Automated Version Control
The slides for this material are located here.
What is Version Control?
Version control (or VC for short ) can also be called revision control or source control. The simplest description is that VC is a tool that tracks changes to files. It's like turning on "Track Changes" in Word or Google Docs, but for code. So why would you want to do that?
1. A More Efficient Backup
We've all been in this situation before - having multiple nearly-identical versions of the same file with no meaningful explanation of what the differences are, just incremental changes in filename (
thesis.doc
, thesis_final.doc
, thesis_final2.doc
...).If we're just dealing with text documents, some word processors let us deal with this a little better, like Microsoft Word's "Track Changes" or Google Docs' version history. However, research isn't just Word docs, it's code and data and diagrams too, and a single paper or project can involve a whole constellation of files, all of which need backing up!
Using version control means we don't keep dozens of different versions of our files hanging about taking up space, and when we store a revision, we store an explanation of what changed.
2. Reproducibility
When you use version control, at any point in the future, you can retrieve the correct versions of your documents, scripts or code. So, for example, a year after publication, you can get hold of the precise combination of scripts and data that you used to assemble a paper.
Version control makes reproducibility simpler. Without using version control it's very hard to say that your research is truly reproducible...
3. To Aid Collaboration
As well as maintaining a revison history, VC tools also help multiple authors collaborate on the same file or set of files.
Professional software developers use VC to work in large teams and to keep track of what they've done. If you know what changes have been made to each file, you can easily combine multiple people's changes to a single file. You can also track down where and when (and by who!) bugs in the code were introduced.
Every large software development project relies on VC, and most programmers use it for their small jobs as well.
VC is not just for software: papers, small data sets - anything that changes over time, or needs to be shared can, and probably should be stored in a version control system.
We'll look at both the backup and collaboration scenarios, but first it's useful to understand what going on under the hood.
How do Version Control Tools Work?
Version control systems start by storing the base version of the file that you save and then store just the changes you made at each step on the way. You can think of it like storing Lego bricks and the instructions for putting them together - if you start with the first piece, then add each other in turn, you end up with your final document.
Once you think of changes as separate from the document itself, you can then think about taking the same document and adding different changes to it, getting different versions of the document. For example, two users can make independent sets of changes based on the same document.
If there aren't conflicts, you can even try to combine two different sets of changes together onto the same base document, a process called merging.
Version Control Alternatives
Git is overwhelmingly the most popular version control system in academia, and beyond.
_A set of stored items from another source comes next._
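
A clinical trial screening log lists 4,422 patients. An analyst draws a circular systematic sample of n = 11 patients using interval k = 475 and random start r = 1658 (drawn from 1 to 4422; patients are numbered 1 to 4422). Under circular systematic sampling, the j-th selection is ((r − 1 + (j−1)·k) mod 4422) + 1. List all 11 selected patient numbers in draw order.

1658, 2133, 2608, 3083, 3558, 4033, 86, 561, 1036, 1511, 1986

Selection 1: 1658
Selection 2: 1658 + 475 = 2133
Selection 3: 2133 + 475 = 2608
Selection 4: 2608 + 475 = 3083
Selection 5: 3083 + 475 = 3558
Selection 6: 3558 + 475 = 4033
Selection 7: 4033 + 475 = 4508 → 4508 − 4422 = 86
Selection 8: 86 + 475 = 561
Selection 9: 561 + 475 = 1036
Selection 10: 1036 + 475 = 1511
Selection 11: 1511 + 475 = 1986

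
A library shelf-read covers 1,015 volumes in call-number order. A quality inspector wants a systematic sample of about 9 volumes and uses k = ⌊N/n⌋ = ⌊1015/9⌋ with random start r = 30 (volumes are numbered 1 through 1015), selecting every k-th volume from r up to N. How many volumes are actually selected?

9

k = ⌊1015/9⌋ = 112
Achieved size = ⌊(1015 − 30)/112⌋ + 1 = ⌊985/112⌋ + 1 = 8 + 1 = 9
(last selection: 30 + 8×112 = 926 ≤ 1015; next would be 1038 > 1015)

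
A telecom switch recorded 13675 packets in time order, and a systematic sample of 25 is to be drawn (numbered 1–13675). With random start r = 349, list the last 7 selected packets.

10195, 10742, 11289, 11836, 12383, 12930, 13477

k = N/n = 13675/25 = 547
19th selection = 349 + 18×547 = 10195
20th: 10195 + 547 = 10742
21st: 10742 + 547 = 11289
22nd: 11289 + 547 = 11836
23rd: 11836 + 547 = 12383
24th: 12383 + 547 = 12930
25th: 12930 + 547 = 13477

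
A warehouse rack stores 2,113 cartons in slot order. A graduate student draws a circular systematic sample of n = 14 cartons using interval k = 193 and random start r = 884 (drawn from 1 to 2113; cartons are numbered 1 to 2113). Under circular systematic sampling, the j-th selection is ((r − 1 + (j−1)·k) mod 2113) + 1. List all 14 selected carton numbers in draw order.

884, 1077, 1270, 1463, 1656, 1849, 2042, 122, 315, 508, 701, 894, 1087, 1280

Selection 1: 884
Selection 2: 884 + 193 = 1077
Selection 3: 1077 + 193 = 1270
Selection 4: 1270 + 193 = 1463
Selection 5: 1463 + 193 = 1656
Selection 6: 1656 + 193 = 1849
Selection 7: 1849 + 193 = 2042
Selection 8: 2042 + 193 = 2235 → 2235 − 2113 = 122
Selection 9: 122 + 193 = 315
Selection 10: 315 + 193 = 508
Selection 11: 508 + 193 = 701
Selection 12: 701 + 193 = 894
Selection 13: 894 + 193 = 1087
Selection 14: 1087 + 193 = 1280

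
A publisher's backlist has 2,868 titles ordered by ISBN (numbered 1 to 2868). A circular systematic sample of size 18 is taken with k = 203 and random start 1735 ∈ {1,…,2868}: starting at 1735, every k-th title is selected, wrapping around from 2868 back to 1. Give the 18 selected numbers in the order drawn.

1735, 1938, 2141, 2344, 2547, 2750, 85, 288, 491, 694, 897, 1100, 1303, 1506, 1709, 1912, 2115, 2318

Selection 1: 1735
Selection 2: 1735 + 203 = 1938
Selection 3: 1938 + 203 = 2141
Selection 4: 2141 + 203 = 2344
Selection 5: 2344 + 203 = 2547
Selection 6: 2547 + 203 = 2750
Selection 7: 2750 + 203 = 2953 → 2953 − 2868 = 85
Selection 8: 85 + 203 = 288
Selection 9: 288 + 203 = 491
Selection 10: 491 + 203 = 694
Selection 11: 694 + 203 = 897
Selection 12: 897 + 203 = 1100
Selection 13: 1100 + 203 = 1303
Selection 14: 1303 + 203 = 1506
Selection 15: 1506 + 203 = 1709
Selection 16: 1709 + 203 = 1912
Selection 17: 1912 + 203 = 2115
Selection 18: 2115 + 203 = 2318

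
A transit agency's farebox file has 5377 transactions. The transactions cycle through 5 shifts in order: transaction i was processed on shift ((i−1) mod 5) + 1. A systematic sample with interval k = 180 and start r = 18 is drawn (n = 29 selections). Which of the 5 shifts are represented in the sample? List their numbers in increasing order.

Consecutive selections differ by k = 180, so their shift numbers differ by 180 mod 5 = 0.
gcd(180, 5) = 5, so the sample visits 5/5 = 1 distinct residues mod 5.
Start 18 is shift 3; the shifts hit are 3.

3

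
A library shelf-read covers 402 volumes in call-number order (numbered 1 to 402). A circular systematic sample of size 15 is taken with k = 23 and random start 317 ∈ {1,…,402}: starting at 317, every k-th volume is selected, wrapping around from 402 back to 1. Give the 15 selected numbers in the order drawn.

Selection 1: 317
Selection 2: 317 + 23 = 340
Selection 3: 340 + 23 = 363
Selection 4: 363 + 23 = 386
Selection 5: 386 + 23 = 409 → 409 − 402 = 7
Selection 6: 7 + 23 = 30
Selection 7: 30 + 23 = 53
Selection 8: 53 + 23 = 76
Selection 9: 76 + 23 = 99
Selection 10: 99 + 23 = 122
Selection 11: 122 + 23 = 145
Selection 12: 145 + 23 = 168
Selection 13: 168 + 23 = 191
Selection 14: 191 + 23 = 214
Selection 15: 214 + 23 = 237

317, 340, 363, 386, 7, 30, 53, 76, 99, 122, 145, 168, 191, 214, 237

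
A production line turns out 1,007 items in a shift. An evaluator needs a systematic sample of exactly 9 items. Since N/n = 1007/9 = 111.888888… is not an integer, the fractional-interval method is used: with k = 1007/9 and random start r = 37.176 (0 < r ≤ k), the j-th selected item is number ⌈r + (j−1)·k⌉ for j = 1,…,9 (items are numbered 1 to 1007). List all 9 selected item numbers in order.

j=1: r + 0k = 37.176 → ⌈·⌉ = 38
j=2: r + 1k = 149.064888… → ⌈·⌉ = 150
j=3: r + 2k = 260.953777… → ⌈·⌉ = 261
j=4: r + 3k = 372.842666… → ⌈·⌉ = 373
j=5: r + 4k = 484.731555… → ⌈·⌉ = 485
j=6: r + 5k = 596.620444… → ⌈·⌉ = 597
j=7: r + 6k = 708.509333… → ⌈·⌉ = 709
j=8: r + 7k = 820.398222… → ⌈·⌉ = 821
j=9: r + 8k = 932.287111… → ⌈·⌉ = 933

38, 150, 261, 373, 485, 597, 709, 821, 933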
It's a distributed version control system, where every developer in a team has their own full copy of a repository, and can synchronise between them.
It's partly become such a success thanks to sites like GitHub and GitLab, which make it easy to collaborate on a Git repository,
and provide all kinds of extra tools to manage software projects.
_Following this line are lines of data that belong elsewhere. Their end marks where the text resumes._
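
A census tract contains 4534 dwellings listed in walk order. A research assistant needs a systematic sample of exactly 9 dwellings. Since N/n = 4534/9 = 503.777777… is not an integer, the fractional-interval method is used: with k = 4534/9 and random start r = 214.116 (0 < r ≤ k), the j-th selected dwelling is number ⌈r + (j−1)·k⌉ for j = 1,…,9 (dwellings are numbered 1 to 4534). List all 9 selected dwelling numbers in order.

215, 718, 1222, 1726, 2230, 2734, 3237, 3741, 4245

j=1: r + 0k = 214.116 → ⌈·⌉ = 215
j=2: r + 1k = 717.893777… → ⌈·⌉ = 718
j=3: r + 2k = 1221.671555… → ⌈·⌉ = 1222
j=4: r + 3k = 1725.449333… → ⌈·⌉ = 1726
j=5: r + 4k = 2229.227111… → ⌈·⌉ = 2230
j=6: r + 5k = 2733.004888… → ⌈·⌉ = 2734
j=7: r + 6k = 3236.782666… → ⌈·⌉ = 3237
j=8: r + 7k = 3740.560444… → ⌈·⌉ = 3741
j=9: r + 8k = 4244.338222… → ⌈·⌉ = 4245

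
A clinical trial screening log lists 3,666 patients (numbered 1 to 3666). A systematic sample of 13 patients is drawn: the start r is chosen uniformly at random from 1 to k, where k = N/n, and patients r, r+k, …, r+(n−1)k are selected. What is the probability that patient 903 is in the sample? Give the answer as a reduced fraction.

1/282

k = 3666/13 = 282.
Patient 903 is selected iff r ≡ 903 (mod 282); exactly one such r in {1,…,282}.
Inclusion probability = 1/282.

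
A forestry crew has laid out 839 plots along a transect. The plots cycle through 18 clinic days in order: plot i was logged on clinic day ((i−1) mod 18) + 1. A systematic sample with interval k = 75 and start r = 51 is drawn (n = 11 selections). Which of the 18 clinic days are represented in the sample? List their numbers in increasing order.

3, 6, 9, 12, 15, 18

Consecutive selections differ by k = 75, so their clinic day numbers differ by 75 mod 18 = 3.
gcd(75, 18) = 3, so the sample visits 18/3 = 6 distinct residues mod 18.
Start 51 is clinic day 15; the clinic days hit are 3, 6, 9, 12, 15, 18.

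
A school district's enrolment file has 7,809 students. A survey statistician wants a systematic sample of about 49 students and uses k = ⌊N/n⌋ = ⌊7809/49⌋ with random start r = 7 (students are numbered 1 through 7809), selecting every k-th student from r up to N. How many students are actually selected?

50

k = ⌊7809/49⌋ = 159
Achieved size = ⌊(7809 − 7)/159⌋ + 1 = ⌊7802/159⌋ + 1 = 49 + 1 = 50
(last selection: 7 + 49×159 = 7798 ≤ 7809; next would be 7957 > 7809)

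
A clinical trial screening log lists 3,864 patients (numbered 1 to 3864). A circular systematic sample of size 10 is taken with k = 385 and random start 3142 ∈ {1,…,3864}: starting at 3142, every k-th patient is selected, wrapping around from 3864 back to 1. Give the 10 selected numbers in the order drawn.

Selection 1: 3142
Selection 2: 3142 + 385 = 3527
Selection 3: 3527 + 385 = 3912 → 3912 − 3864 = 48
Selection 4: 48 + 385 = 433
Selection 5: 433 + 385 = 818
Selection 6: 818 + 385 = 1203
Selection 7: 1203 + 385 = 1588
Selection 8: 1588 + 385 = 1973
Selection 9: 1973 + 385 = 2358
Selection 10: 2358 + 385 = 2743

3142, 3527, 48, 433, 818, 1203, 1588, 1973, 2358, 2743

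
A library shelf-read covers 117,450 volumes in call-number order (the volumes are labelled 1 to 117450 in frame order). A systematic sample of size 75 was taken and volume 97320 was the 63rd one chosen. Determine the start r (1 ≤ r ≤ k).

228

k = 117450/75 = 1566
r = 97320 − (63−1)×1566 = 97320 − 97092 = 228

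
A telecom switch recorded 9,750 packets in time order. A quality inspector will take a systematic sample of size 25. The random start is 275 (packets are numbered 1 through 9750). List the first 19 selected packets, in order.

275, 665, 1055, 1445, 1835, 2225, 2615, 3005, 3395, 3785, 4175, 4565, 4955, 5345, 5735, 6125, 6515, 6905, 7295

k = N/n = 9750/25 = 390
packet 1: 275
packet 2: 275 + 390 = 665
packet 3: 665 + 390 = 1055
packet 4: 1055 + 390 = 1445
packet 5: 1445 + 390 = 1835
packet 6: 1835 + 390 = 2225
packet 7: 2225 + 390 = 2615
packet 8: 2615 + 390 = 3005
packet 9: 3005 + 390 = 3395
packet 10: 3395 + 390 = 3785
packet 11: 3785 + 390 = 4175
packet 12: 4175 + 390 = 4565
packet 13: 4565 + 390 = 4955
packet 14: 4955 + 390 = 5345
packet 15: 5345 + 390 = 5735
packet 16: 5735 + 390 = 6125
packet 17: 6125 + 390 = 6515
packet 18: 6515 + 390 = 6905
packet 19: 6905 + 390 = 7295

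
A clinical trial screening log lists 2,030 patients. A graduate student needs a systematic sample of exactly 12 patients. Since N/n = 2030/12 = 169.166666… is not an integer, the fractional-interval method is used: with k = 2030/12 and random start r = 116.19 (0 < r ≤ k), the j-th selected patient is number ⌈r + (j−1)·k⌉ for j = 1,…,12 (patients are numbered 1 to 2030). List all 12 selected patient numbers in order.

j=1: r + 0k = 116.19 → ⌈·⌉ = 117
j=2: r + 1k = 285.356666… → ⌈·⌉ = 286
j=3: r + 2k = 454.523333… → ⌈·⌉ = 455
j=4: r + 3k = 623.69 → ⌈·⌉ = 624
j=5: r + 4k = 792.856666… → ⌈·⌉ = 793
j=6: r + 5k = 962.023333… → ⌈·⌉ = 963
j=7: r + 6k = 1131.19 → ⌈·⌉ = 1132
j=8: r + 7k = 1300.356666… → ⌈·⌉ = 1301
j=9: r + 8k = 1469.523333… → ⌈·⌉ = 1470
j=10: r + 9k = 1638.69 → ⌈·⌉ = 1639
j=11: r + 10k = 1807.856666… → ⌈·⌉ = 1808
j=12: r + 11k = 1977.023333… → ⌈·⌉ = 1978

117, 286, 455, 624, 793, 963, 1132, 1301, 1470, 1639, 1808, 1978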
Plus, GitHub offers free upgraded membership to academics, students and educators -
you can apply here.
If you're working on old projects, or ones with very specific needs, you might use Mercurial, another distributed system,
or possibly Subversion, a centralised system where there's a single copy of the repository that everyone connects to.
Because Git is so popular, and making a GitHub account is so easy, we're going to teach you how to use them.
Graphical User Interfaces
We're going to teach you how to use Git on the command line, as it's the same on every single platform (Mac, Linux & Windows) - and it's the only way to use it on high-performance clusters like Iridis. This isn't the only way to use it, however. There are many different graphical user interfaces for Git, like:
SourceTree
Git Kraken
GitHub Desktop
Fundamentally, though, these are all just 'wrappers' around the command line version of Git.
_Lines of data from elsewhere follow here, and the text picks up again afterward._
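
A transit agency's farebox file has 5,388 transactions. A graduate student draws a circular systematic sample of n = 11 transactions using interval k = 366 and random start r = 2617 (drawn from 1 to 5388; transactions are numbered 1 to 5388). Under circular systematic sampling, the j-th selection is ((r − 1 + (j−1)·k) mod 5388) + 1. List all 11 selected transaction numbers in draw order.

2617, 2983, 3349, 3715, 4081, 4447, 4813, 5179, 157, 523, 889

Selection 1: 2617
Selection 2: 2617 + 366 = 2983
Selection 3: 2983 + 366 = 3349
Selection 4: 3349 + 366 = 3715
Selection 5: 3715 + 366 = 4081
Selection 6: 4081 + 366 = 4447
Selection 7: 4447 + 366 = 4813
Selection 8: 4813 + 366 = 5179
Selection 9: 5179 + 366 = 5545 → 5545 − 5388 = 157
Selection 10: 157 + 366 = 523
Selection 11: 523 + 366 = 889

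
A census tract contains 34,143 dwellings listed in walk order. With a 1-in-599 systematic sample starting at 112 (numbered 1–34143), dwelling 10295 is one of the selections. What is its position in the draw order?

18

k = 599
position = (10295 − 112)/599 + 1 = 10183/599 + 1 = 17 + 1 = 18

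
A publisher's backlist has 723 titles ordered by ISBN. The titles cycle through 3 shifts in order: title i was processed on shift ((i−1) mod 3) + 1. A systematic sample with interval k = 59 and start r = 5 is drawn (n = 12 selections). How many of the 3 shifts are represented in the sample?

Consecutive selections differ by k = 59, so their shift numbers differ by 59 mod 3 = 2.
gcd(59, 3) = 1, so the sample visits 3/1 = 3 distinct residues mod 3.
Start 5 is shift 2; the shifts hit are 1, 2, 3.

3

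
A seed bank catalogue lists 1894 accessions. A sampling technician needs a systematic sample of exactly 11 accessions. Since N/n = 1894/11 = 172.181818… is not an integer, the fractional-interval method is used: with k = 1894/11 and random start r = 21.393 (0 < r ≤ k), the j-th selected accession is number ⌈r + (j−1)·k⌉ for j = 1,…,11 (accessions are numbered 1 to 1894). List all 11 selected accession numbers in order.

22, 194, 366, 538, 711, 883, 1055, 1227, 1399, 1572, 1744

j=1: r + 0k = 21.393 → ⌈·⌉ = 22
j=2: r + 1k = 193.574818… → ⌈·⌉ = 194
j=3: r + 2k = 365.756636… → ⌈·⌉ = 366
j=4: r + 3k = 537.938454… → ⌈·⌉ = 538
j=5: r + 4k = 710.120272… → ⌈·⌉ = 711
j=6: r + 5k = 882.302090… → ⌈·⌉ = 883
j=7: r + 6k = 1054.483909… → ⌈·⌉ = 1055
j=8: r + 7k = 1226.665727… → ⌈·⌉ = 1227
j=9: r + 8k = 1398.847545… → ⌈·⌉ = 1399
j=10: r + 9k = 1571.029363… → ⌈·⌉ = 1572
j=11: r + 10k = 1743.211181… → ⌈·⌉ = 1744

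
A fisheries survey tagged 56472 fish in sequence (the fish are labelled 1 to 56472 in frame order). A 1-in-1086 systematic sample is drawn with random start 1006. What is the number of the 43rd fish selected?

k = 1086
43rd selection = r + (43−1)·k = 1006 + 42×1086 = 1006 + 45612 = 46618

46618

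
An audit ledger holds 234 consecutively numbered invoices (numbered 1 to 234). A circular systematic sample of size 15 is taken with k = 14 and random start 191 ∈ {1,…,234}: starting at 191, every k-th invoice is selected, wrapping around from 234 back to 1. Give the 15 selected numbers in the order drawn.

Selection 1: 191
Selection 2: 191 + 14 = 205
Selection 3: 205 + 14 = 219
Selection 4: 219 + 14 = 233
Selection 5: 233 + 14 = 247 → 247 − 234 = 13
Selection 6: 13 + 14 = 27
Selection 7: 27 + 14 = 41
Selection 8: 41 + 14 = 55
Selection 9: 55 + 14 = 69
Selection 10: 69 + 14 = 83
Selection 11: 83 + 14 = 97
Selection 12: 97 + 14 = 111
Selection 13: 111 + 14 = 125
Selection 14: 125 + 14 = 139
Selection 15: 139 + 14 = 153

191, 205, 219, 233, 13, 27, 41, 55, 69, 83, 97, 111, 125, 139, 153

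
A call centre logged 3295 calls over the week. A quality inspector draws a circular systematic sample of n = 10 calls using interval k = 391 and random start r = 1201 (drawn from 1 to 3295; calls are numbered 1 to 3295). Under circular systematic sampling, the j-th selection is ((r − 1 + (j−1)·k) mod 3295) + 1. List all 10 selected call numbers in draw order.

Selection 1: 1201
Selection 2: 1201 + 391 = 1592
Selection 3: 1592 + 391 = 1983
Selection 4: 1983 + 391 = 2374
Selection 5: 2374 + 391 = 2765
Selection 6: 2765 + 391 = 3156
Selection 7: 3156 + 391 = 3547 → 3547 − 3295 = 252
Selection 8: 252 + 391 = 643
Selection 9: 643 + 391 = 1034
Selection 10: 1034 + 391 = 1425

1201, 1592, 1983, 2374, 2765, 3156, 252, 643, 1034, 1425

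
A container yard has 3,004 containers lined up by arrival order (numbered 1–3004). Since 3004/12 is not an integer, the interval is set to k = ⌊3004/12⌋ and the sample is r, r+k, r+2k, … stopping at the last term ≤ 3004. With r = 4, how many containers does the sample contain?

k = ⌊3004/12⌋ = 250
Achieved size = ⌊(3004 − 4)/250⌋ + 1 = ⌊3000/250⌋ + 1 = 12 + 1 = 13
(last selection: 4 + 12×250 = 3004 ≤ 3004; next would be 3254 > 3004)

13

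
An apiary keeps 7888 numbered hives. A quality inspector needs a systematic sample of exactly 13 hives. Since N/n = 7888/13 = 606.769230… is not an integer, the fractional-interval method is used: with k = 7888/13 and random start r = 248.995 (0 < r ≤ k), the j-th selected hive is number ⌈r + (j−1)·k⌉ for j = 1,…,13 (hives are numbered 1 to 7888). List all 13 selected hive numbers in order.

j=1: r + 0k = 248.995 → ⌈·⌉ = 249
j=2: r + 1k = 855.764230… → ⌈·⌉ = 856
j=3: r + 2k = 1462.533461… → ⌈·⌉ = 1463
j=4: r + 3k = 2069.302692… → ⌈·⌉ = 2070
j=5: r + 4k = 2676.071923… → ⌈·⌉ = 2677
j=6: r + 5k = 3282.841153… → ⌈·⌉ = 3283
j=7: r + 6k = 3889.610384… → ⌈·⌉ = 3890
j=8: r + 7k = 4496.379615… → ⌈·⌉ = 4497
j=9: r + 8k = 5103.148846… → ⌈·⌉ = 5104
j=10: r + 9k = 5709.918076… → ⌈·⌉ = 5710
j=11: r + 10k = 6316.687307… → ⌈·⌉ = 6317
j=12: r + 11k = 6923.456538… → ⌈·⌉ = 6924
j=13: r + 12k = 7530.225769… → ⌈·⌉ = 7531

249, 856, 1463, 2070, 2677, 3283, 3890, 4497, 5104, 5710, 6317, 6924, 7531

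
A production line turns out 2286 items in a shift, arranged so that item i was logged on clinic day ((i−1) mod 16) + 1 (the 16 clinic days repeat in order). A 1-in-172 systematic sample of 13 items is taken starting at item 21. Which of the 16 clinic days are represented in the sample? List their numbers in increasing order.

Consecutive selections differ by k = 172, so their clinic day numbers differ by 172 mod 16 = 12.
gcd(172, 16) = 4, so the sample visits 16/4 = 4 distinct residues mod 16.
Start 21 is clinic day 5; the clinic days hit are 1, 5, 9, 13.

1, 5, 9, 13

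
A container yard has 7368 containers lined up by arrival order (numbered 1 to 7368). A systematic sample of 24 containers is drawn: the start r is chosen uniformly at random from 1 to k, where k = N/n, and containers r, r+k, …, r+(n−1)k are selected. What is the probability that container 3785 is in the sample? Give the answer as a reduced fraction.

k = 7368/24 = 307.
Container 3785 is selected iff r ≡ 3785 (mod 307); exactly one such r in {1,…,307}.
Inclusion probability = 1/307.

1/307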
If you understand what they're doing under the hood, you can easily switch between versions. You can, for example, manage your code on Iridis using command-line git and GitHub Desktop on your desktop workstation.
Git GUI Integrations
Most code editors and Integrated Development Environments (or IDEs) integrate Git into their UI,
so you can easily see the state of your files and work with your repository. Examples include:
VS Code
PyCharm & CLion
RStudio/Posit
Others include MatLab, Atom, Sublime Text and Notepad++. The only common IDE with poor Git support is Spyder!